Grey Wolf Optimizer algorithm for solving the multi depot vehicle routing problem and its implementation
D Diastivena, Sapti Wahyuningsih, Darmawan Satyananda
Abstract
Abstract Multi Depot Vehicle Routing Problem (MDVRP) is one of Vehicle Routing Problem (VRP) variants. MDVRP is a VRP that uses more than one depot for the distribution process. In this paper, the MDVRP will be solved using the Grey Wolf Optimizer (GWO). This algorithm is inspired by hunting technique and hierarchy of grey wolves. The completion of MDVRP consists of two stages, they are grouping and routing.
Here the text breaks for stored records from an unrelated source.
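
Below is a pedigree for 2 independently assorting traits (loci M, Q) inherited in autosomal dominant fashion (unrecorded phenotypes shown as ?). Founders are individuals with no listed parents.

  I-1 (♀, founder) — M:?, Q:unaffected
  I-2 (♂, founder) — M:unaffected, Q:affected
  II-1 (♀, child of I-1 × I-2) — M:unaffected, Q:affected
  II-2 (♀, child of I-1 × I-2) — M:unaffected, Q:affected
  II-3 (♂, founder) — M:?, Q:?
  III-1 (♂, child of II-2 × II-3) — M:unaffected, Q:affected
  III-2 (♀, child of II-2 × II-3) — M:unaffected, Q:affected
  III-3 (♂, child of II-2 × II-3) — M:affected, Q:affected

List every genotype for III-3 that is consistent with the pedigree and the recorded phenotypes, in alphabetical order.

M/I-1 ? ·: mm|Mm
M/I-2 un ·: mm
M/II-1 un I-1×I-2: mm
M/II-2 un I-1×I-2: mm
M/II-3 ? ·: Mm
M/III-1 un II-2×II-3: mm
M/III-2 un II-2×II-3: mm
M/III-3 aff II-2×II-3: Mm
⇒ M over [I-1,I-2,II-1,II-2,II-3,III-1,III-2,III-3]: 2 consistent
Q/I-1 un ·: qq
Q/I-2 aff ·: Qq|QQ
Q/II-1 aff I-1×I-2: Qq
Q/II-2 aff I-1×I-2: Qq
Q/II-3 ? ·: qq|Qq|QQ
Q/III-1 aff II-2×II-3: Qq|QQ
Q/III-2 aff II-2×II-3: Qq|QQ
Q/III-3 aff II-2×II-3: Qq|QQ
⇒ Q over [I-1,I-2,II-1,II-2,II-3,III-1,III-2,III-3]: 34 consistent

III-3 ∈ {Mm QQ, Mm Qq}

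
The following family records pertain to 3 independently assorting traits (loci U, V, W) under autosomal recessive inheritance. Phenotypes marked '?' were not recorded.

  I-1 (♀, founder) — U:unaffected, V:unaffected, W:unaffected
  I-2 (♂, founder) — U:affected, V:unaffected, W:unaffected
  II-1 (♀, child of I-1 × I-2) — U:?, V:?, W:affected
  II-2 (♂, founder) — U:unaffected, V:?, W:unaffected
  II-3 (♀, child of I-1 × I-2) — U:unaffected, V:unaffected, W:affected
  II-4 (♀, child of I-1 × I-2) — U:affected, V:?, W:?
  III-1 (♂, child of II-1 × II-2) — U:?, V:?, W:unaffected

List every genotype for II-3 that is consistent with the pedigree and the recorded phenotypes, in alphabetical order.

U/I-1 un ·: Uu
U/I-2 aff ·: uu
U/II-1 ? I-1×I-2: Uu|uu
U/II-2 un ·: UU|Uu
U/II-3 un I-1×I-2: Uu
U/II-4 aff I-1×I-2: uu
U/III-1 ? II-1×II-2: UU|Uu|uu
⇒ U over [I-1,I-2,II-1,II-2,II-3,II-4,III-1]: 8 consistent
V/I-1 un ·: VV|Vv
V/I-2 un ·: VV|Vv
V/II-1 ? I-1×I-2: VV|Vv|vv
V/II-2 ? ·: VV|Vv|vv
V/II-3 un I-1×I-2: VV|Vv
V/II-4 ? I-1×I-2: VV|Vv|vv
V/III-1 ? II-1×II-2: VV|Vv|vv
⇒ V over [I-1,I-2,II-1,II-2,II-3,II-4,III-1]: 182 consistent
W/I-1 un ·: Ww
W/I-2 un ·: Ww
W/II-1 aff I-1×I-2: ww
W/II-2 un ·: WW|Ww
W/II-3 aff I-1×I-2: ww
W/II-4 ? I-1×I-2: WW|Ww|ww
W/III-1 un II-1×II-2: Ww
⇒ W over [I-1,I-2,II-1,II-2,II-3,II-4,III-1]: 6 consistent

II-3 ∈ {Uu VV ww, Uu Vv ww}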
In the grouping stage, customers are grouped to nearest depot. In the routing stage, the route is determined at each depot using “route-first, cluster-second”. In the route-first phase a giant tour is formed by forming population array. In the cluster-second phase, a split will be conducted on the giant tour, so that a number of routes are formed with the total demand for each route does not exceed the vehicle capacity. The implementation of GWO algorithm for MDVRP was designed in Borland Delphi 7.0 programming language. The algorithm was tested using 2 depots and 9 customers formed 2 routes at each depot with a total distance of 833 km. Another test was carried out by comparing the GWO with the ACO using the Cordeau dataset. GWO gives the best result (shortest distance) than ACO.